Tinha me esquecido do gosto, dos aromas, da consistência, da cor.
Acostumei-me a tomar o nada bom café Caboclo, que de café só tem a
cor e o nome.
Para
provarmos um produto de qualidade, é necessário desembolsar mais
dinheiro, ou seja, mais tempo de vida. Para quem não pode pagar, e
são muitos nos dias atuais, um produto de segundo, misturando café
e sabe-se lá o que, pois o produto não é puro. Criou-se uma nova
aristocracia, pior que a velha nobreza de pescoços tão atraentes.
Fico imaginando o que as verdadeiras elites bebem e comem. Uma
nobreza pautada no dinheiro e, além disso, nas heranças. Não, não
estou falando da sua casa de COHAB, mas da herança que terão os
filhos de Elon Musk, de outros
bilionários e, em breve, trilionários. Um abuso, não?
Essa
discrepância entre os produtos de elite os produtos para as classes
baixas era justamente o que a direita criticava nos países
socialistas e, veja-se, reprodu-la exatamente, cada vez mais.

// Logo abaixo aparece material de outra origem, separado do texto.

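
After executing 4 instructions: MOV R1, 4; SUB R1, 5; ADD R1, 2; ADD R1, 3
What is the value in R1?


Register state trace:
  MOV R1, 4  → R1 = 4
  SUB R1, 5  → R1 = 4 - 5 = -1
  ADD R1, 2  → R1 = -1 + 2 = 1
  ADD R1, 3  → R1 = 1 + 3 = 4
Final: R1 = 4

4


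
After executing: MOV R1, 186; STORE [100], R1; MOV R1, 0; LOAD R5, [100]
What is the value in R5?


Register and memory trace:
  MOV R1, 186  → R1 = 186
  STORE [100], R1  → mem[100] = 186
  MOV R1, 0  → R1 = 0
  LOAD R5, [100]  → R5 = mem[100] = 186
Final: R5 = 186

186


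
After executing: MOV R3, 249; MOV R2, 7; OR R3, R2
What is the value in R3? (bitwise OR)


Register state trace:
  MOV R3, 249  → R3 = 249 (0b11111001)
  MOV R2, 7  → R2 = 7 (0b00000111)
  OR R3, R2   → R3 = 249 OR 7 = 255 (0b11111111)
Final: R3 = 255

255


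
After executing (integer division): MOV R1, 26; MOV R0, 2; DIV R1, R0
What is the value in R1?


Register state trace:
  MOV R1, 26  → R1 = 26
  MOV R0, 2  → R0 = 2
  DIV R1, R0  → R1 = 26 // 2 = 13
Final: R1 = 13

13


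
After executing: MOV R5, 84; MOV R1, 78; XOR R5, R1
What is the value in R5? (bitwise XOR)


Register state trace:
  MOV R5, 84  → R5 = 84 (0b01010100)
  MOV R1, 78  → R1 = 78 (0b01001110)
  XOR R5, R1  → R5 = 84 XOR 78 = 26 (0b00011010)
Final: R5 = 26

26


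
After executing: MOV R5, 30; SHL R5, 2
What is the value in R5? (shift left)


Register state trace:
  MOV R5, 30  → R5 = 30
  SHL R5, 2  → R5 = 30 << 2 = 30 * 2^2 = 120
Final: R5 = 120

120


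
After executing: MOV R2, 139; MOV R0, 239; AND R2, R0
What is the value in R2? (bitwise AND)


Register state trace:
  MOV R2, 139  → R2 = 139 (0b10001011)
  MOV R0, 239  → R0 = 239 (0b11101111)
  AND R2, R0  → R2 = 139 AND 239 = 139 (0b10001011)
Final: R2 = 139

139


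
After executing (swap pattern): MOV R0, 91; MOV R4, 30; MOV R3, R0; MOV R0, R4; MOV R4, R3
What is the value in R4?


Register state trace (swap pattern):
  MOV R0, 91  → R0 = 91
  MOV R4, 30  → R4 = 30
  MOV R3, R0  → R3 = 91  (save R0)
  MOV R0, R4  → R0 = 30  (R0 gets R4's value)
  MOV R4, R3  → R4 = 91  (R4 gets saved value)
Final: R4 = 91

91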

Treslendo Olavo (estou preparando um trabalho sobre ele) é comum que
ele repita um bordão falsamente atribuído a Lênin: acuse-os do que
você é, aja como você os acusa de agir. A citação é mais ou
menos esta. A ideia é clara: seja um hipócrita. O dito aplica-se
perfeitamente aos bolsonaristas, falsos moralistas e falsos cristãos
em geral, sem contar os membros da milícia ora no Planalto.
A
dicotomia popular-elite é que deveria acabar. Foi justamente contra
os privilégios da velha aristocracia de sangue que a burguesia e o
povo se uniram para deitar abaixo. Por que os endinheirados têm que
ter a prerrogativa de beber café de primeira, enquanto a maioria
amarga (porque isso que eles chamam de café é amargo; o café de
verdade tem notas doces, ao menos do terroir de onde o que eu bebi
veio) um produto indigno? Por que? Há alguma boa razão? Por que
temos que beber bebida láctea ao invés de leite, mistura condensada
em vez de leite condensado, preparo sabor queijo em vez de queijo,
sobrevivência em vez de vivência?
Isso
só dá mais azo para o óbvio ululante: não vivemos em uma
democracia se as pessoas são divididas em categorias no que tange ao
acesso a bens. Classe A, B, C, etc.: subdivisões que escondem o
simples fato de que, na república das bananas, todos são iguais
perante a lei, mas alguns são mais iguais que os outros, como
escreveu Orwell, mirando os países socialistas e acertando em cheio
a miséria do capitalismo.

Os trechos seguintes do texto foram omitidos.